Elbette İran’ın geçmişi, yüksek perdeden retorikleri akabinde sahici adımlar atma konusundaki tereddütleri insanlara “acaba” sorusunu da sordurtuyor. Ancak bu sefer İran ve müttefiklerinin önünde başka çıkar yol olduğunu düşünmüyorum. İşler İran’ın devlet onuru korumanın da ötesinde hedef olmaktan ancak karşı saldırı yaparak, gücünü cari şekilde sahada göstererek kaçınabileceği bir noktaya geldi.

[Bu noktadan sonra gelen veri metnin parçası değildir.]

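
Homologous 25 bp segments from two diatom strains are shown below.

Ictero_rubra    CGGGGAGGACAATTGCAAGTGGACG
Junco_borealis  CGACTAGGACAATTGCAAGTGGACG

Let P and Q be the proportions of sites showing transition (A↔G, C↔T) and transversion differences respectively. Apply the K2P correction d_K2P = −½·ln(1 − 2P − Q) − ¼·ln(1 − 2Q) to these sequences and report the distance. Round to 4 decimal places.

Differing sites — 3:G/A (Ti); 4:G/C (Tv); 5:G/T (Tv).
Of the 3 differences, 1 transition and 2 transversions over 25 sites: P = 1/25 = 0.040000, Q = 2/25 = 0.080000.
d = −0.5·ln(0.840000) − 0.25·ln(0.840000) = −0.5·(-0.174353) − 0.25·(-0.174353) = 0.1308.

0.1308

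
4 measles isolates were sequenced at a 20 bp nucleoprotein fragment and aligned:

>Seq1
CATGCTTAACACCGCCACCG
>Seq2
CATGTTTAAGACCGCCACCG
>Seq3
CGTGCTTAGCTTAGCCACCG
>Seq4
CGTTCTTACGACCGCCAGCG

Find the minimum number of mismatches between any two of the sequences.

Pairwise Hamming distances:
  Seq1 vs Seq2: 2
  Seq1 vs Seq3: 5
  Seq1 vs Seq4: 5
  Seq2 vs Seq3: 7
  Seq2 vs Seq4: 5
  Seq3 vs Seq4: 7
The smallest is 2, between Seq1 and Seq2.

2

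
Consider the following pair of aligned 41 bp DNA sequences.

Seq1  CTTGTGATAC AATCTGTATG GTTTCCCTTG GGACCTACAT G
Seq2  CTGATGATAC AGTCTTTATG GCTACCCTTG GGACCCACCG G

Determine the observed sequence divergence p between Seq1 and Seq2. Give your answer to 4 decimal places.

0.2195

Mismatches occur at site 3 (T↔G), site 4 (G↔A), site 12 (A↔G), site 16 (G↔T), site 22 (T↔C), site 24 (T↔A), site 36 (T↔C), site 39 (A↔C), site 40 (T↔G).
There are 9 differences over 41 sites, so p = 9/41 = 0.2195.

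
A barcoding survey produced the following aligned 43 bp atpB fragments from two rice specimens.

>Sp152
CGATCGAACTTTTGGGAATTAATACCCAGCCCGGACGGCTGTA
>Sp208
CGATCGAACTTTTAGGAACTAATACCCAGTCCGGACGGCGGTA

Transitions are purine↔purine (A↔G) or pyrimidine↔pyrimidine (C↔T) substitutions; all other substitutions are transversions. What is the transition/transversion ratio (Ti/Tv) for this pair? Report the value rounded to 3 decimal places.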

Sahadaki gelişmeler, gerekli hazırlıkların da yapılmasının ardından önümüzdeki günlerde muhtemelen direniş ekseninin tüm bileşenlerinin koordinesiyle İsrail’in etkili şekilde vurulacağını gösteriyor. İran ana karasından Lübnan’da Hizbullah’a, Irak ve Suriye’deki Şii milislerden Yemen’de Husilere kadar uzanan eksenden eş zamanlı füze ve kamikaze dron saldırıları ile İsrail vurulabilir.

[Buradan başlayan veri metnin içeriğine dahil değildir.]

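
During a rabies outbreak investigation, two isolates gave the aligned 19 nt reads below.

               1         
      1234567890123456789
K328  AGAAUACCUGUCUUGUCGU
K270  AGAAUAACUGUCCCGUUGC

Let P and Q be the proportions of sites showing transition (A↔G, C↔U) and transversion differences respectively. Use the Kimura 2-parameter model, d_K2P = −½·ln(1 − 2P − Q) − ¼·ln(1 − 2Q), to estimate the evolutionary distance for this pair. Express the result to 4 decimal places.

Differing sites — 7:C/A (Tv); 13:U/C (Ti); 14:U/C (Ti); 17:C/U (Ti); 19:U/C (Ti).
Of the 5 differences, 4 transitions and 1 transversion over 19 sites: P = 4/19 = 0.210526, Q = 1/19 = 0.052632.
d = −0.5·ln(0.526316) − 0.25·ln(0.894736) = −0.5·(-0.641853) − 0.25·(-0.111227) = 0.3487.

0.3487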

İsrail tarafının da bu ölçekte büyük bir saldırıya karşı hazırlık yaptığı görülüyor. Özellikle Hizbullah’ın olası füze ve dron penetrasyonlarına karşı kuzey cephesinde yeni hava savunma sistemleri yerleştirirlerken sığınaklar da hazır hâle getiriliyor. Yine ABD’nin hem İsrail’i savunmak hem de karşı tarafı caydırma amacıyla bölgeye askerî güç sevkiyatı devam ediyor. Öngörüldüğü gibi İran tarafından güçlü bir saldırı gelirse İsrail’in de buna karşılık vereceği özellikle Lübnan’da Hizbullah’ı hava bombardımanları ile hedef alması hatta yoğun füze atışları yaşanırsa karadan Lübnan’a girmesi de mümkün görünüyor. İsrail mümkünse Litani Nehri’nin kuzeyine doğru Hizbullah’ı püskürmek isteyecektir. Ancak böyle bir kara savaşı İsrail ordusunun çok daha fazla kayıp vermesi anlamına da gelecekken savaşı daha da tırmandıracak bir adım olacaktır. Yine ABD’nin olası hareket tarzı da burada gidişatı belirleyen önemli bir unsur olacak. İsrail’in arzu ettiği ve dayattığı şekilde ABD’nin savaşa dahil olması ve en azından Lübnan’da Hizbullah’ı hedef alması gibi bir senaryoda ABD’nin ırak ve Suriye’deki üsleri de Şii milislerin hedefi hâline gelecektir.
ABD’nin Orta Doğu’da yeniden bir savaşa girmesi ise Ukrayna cephesinin kaderini bir anda Rusya lehine değiştirecek, Çin’e yeni jeopolitik imkânlar yaratacaktır. Önümüzde elbette birçok varsayıma dayalı pek çok farklı senaryo söz konusu ancak işler gittikçe kontrollü askerî angajman ve çatışmalardan kaotik bir noktaya doğru evrimle eğiliminde. Cin şişeden bir kez çıkarsa gerisini tahmin etmek çok zor değil.